Wil wheaton naked tumblr
The skirt needs to be a little longer, the boots a little taller (and sans wedge, but that’s a personal preference). There is something REALLY off about all the proportions here. That’s it, ensign…just reach up a little farther. So Yar goes down to Engineering, where we have another documented miniskirt uniform: I wonder if the replicator can make weed. In the 24th century, being a Deadhead is like being into Ren Faire What is she planning? A dance of the seven veils? On a beach? Like, seeing Tasha Yar “try on” Troi’s scarves is semi-amusing:Īre these clothes? That Troi wears? Yar says something like “you’re always so fashionable when you’re off duty,” but these do not appear to actually be clothes, just big swaths of fabric. But when this first aired, no one knew these characters, so the whole “wackiness” doesn’t work. Like, I enjoyed the episode from a fan standpoint, because I know all these characters and how they normally act. The thing I don’t understand about this is: this is the THIRD EPISODE. The rest of the show is basically everyone contracting this disease, acting drunk, and passing it to someone else. Like, “I don’t know how this show stayed on for seven whole seasons” bad. So we get a lot of shots like this:īecause this is a first-season episode, it’s…well…it’s kind of bad. Now, because Geordi touched that naked lady earlier, he is “infected” with some sort of disease that basically just makes you feel drunk: you get really warm, and also really touchy-feely, which is great, because then the disease can spread. This is only important because it has some bearing on the plot, and also this chair is hilariously ugly.
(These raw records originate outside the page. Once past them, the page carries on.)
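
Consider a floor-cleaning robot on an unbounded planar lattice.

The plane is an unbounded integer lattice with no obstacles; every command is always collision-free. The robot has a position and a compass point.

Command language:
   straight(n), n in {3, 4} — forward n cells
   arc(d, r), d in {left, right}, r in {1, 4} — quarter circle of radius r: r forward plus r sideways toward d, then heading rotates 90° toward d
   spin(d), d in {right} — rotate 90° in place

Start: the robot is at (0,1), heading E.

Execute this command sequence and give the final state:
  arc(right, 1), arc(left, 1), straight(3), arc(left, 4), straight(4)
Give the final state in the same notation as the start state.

at (9,7), heading N

from: at (0,1), heading E
t=1 arc(right, 1) ⇒ at (1,0), heading S
t=2 arc(left, 1) ⇒ at (2,-1), heading E
t=3 straight(3) ⇒ at (5,-1), heading E
t=4 arc(left, 4) ⇒ at (9,3), heading N
t=5 straight(4) ⇒ at (9,7), heading N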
Sally Jessy Raphael called, she wants her chair back So Wesley, as he often does, makes this little baby tractor beam and uses it to lift up this chair: (Side note: please remember to separate Wesley from Wil Wheaton here, because Wil Wheaton? IS AWESOME.) I want it to hurt when I look at Wesley to remind me of what an obnoxious twerp he is.
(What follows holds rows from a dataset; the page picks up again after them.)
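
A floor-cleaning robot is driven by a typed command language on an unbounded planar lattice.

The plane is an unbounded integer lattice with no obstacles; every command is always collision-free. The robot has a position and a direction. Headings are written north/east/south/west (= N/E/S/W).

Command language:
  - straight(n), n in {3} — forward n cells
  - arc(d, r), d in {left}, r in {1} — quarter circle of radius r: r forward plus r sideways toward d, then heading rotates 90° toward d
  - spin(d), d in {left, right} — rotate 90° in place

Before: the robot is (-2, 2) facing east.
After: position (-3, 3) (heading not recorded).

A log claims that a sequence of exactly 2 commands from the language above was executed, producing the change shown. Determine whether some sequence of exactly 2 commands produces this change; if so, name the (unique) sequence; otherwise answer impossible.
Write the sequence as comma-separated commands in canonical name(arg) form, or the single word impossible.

key: order matters: swapping spin(left) and arc(left, 1) lands elsewhere
begin: (-2, 2) facing east
t=1 spin(left) ⇒ (-2, 2) facing north
t=2 arc(left, 1) ⇒ (-3, 3) facing west
uniquely the one of 16 2-step routes that fits.

spin(left), arc(left, 1)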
It looks like it’s made of a window screen, or razor wire. This one is not nearly as bad as that monstrosity from this episode, but still: what, what, what are those shoulders? And this collar, which I think is actually part of a tire: We return to the Enterprise, where ladies are still wearing minidresses:Īnd Wesley is doing a science project and wearing another goddamn sweater: And touching is how this “disease” gets transmitted. This is important - that Geordi touches this dead lady, because as we will soon learn, the people on this ship were infected with some sort of disease that made them a) act drunk, b) turn the heat on their ship way down and c) open the hatch TO SPACE. So Geordi tries to figure out what happened by poking around, when suddenly:ĪAAAAA! Frozen naked dead lady! We all knew Geordi was awkward around women, but even for him, this is slumming it a little. That lady in the back there with one hand on her own boob is the most action anyone in the whole place is getting. I mean, sure, they’re all passed out, which makes sense, but not even ONE COUPLE was caught in flagrante delicto? Come on. The other thing about these people is that none of them are doing anything particularly party-like. Is there a supplemental day rate for being flocked?
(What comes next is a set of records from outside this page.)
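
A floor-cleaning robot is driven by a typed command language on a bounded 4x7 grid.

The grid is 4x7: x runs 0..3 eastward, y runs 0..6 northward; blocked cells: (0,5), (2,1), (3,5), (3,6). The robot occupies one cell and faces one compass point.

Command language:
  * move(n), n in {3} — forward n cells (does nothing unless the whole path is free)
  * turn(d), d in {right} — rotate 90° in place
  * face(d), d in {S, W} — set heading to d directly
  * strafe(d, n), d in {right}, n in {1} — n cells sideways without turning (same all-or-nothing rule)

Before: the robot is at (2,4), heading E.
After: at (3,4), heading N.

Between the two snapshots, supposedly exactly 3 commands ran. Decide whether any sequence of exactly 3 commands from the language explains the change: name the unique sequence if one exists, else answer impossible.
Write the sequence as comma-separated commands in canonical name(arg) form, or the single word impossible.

key: position moved to (3,4) AND the heading swung to N — translation plus rotation needed
initial: at (2,4), heading E
1. face(W) → at (2,4), heading W
2. turn(right) → at (2,4), heading N
3. strafe(right, 1) → at (3,4), heading N
all 125 alternatives checked — unique.

face(W), turn(right), strafe(right, 1)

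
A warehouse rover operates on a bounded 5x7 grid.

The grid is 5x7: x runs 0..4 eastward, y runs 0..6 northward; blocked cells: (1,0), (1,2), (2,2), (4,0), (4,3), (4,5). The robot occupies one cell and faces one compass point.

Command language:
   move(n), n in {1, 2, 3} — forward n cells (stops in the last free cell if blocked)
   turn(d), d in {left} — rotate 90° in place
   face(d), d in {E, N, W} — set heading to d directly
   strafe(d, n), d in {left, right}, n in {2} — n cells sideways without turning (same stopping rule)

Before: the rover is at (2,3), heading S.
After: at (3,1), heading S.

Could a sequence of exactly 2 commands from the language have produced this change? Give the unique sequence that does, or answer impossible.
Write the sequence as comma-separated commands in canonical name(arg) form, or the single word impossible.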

What I want to know about this shot is how much these extras got paid for being sprayed with fake Christmas snow and being naked.
Wil wheaton naked tumblr tv#
So the away team goes to investigate the rest of the ship and finds a lot of frozen naked people:Īrtfully arranged hands and pieces of cloth = safe for TV Clearly, however, there was a “my parents are going out of town” level shindig here earlier, as evidenced by the craziness of the straws. Yes, even in the 24th century, we are still using the same old twisty straw technology. See that yellowish-orange thing in the lower right part of this pic? At first I thought it was a streamer, but on closer inspection, it turned out to be one of these. Then there’s an explosion, and everyone is like “whaaaaat.” So they go to check out the other ship: The episode begins with the Enterprise going to check out some ship, and when Picard is like “what’s up, other ship,” some woman with a sultry 1-900 voice answers and tells them there’s going to be a big blowout. I didn’t even need to hear any more I put it on my queue immediately. He explained this episode by saying everyone was “acting drunk and all sexy.” I first heard about this episode from my beloved co-backup singer in Erin and Her Cello, Adam, who frequently watches the 3am G4 showings of TNG, but also frequently falls asleep while doing so.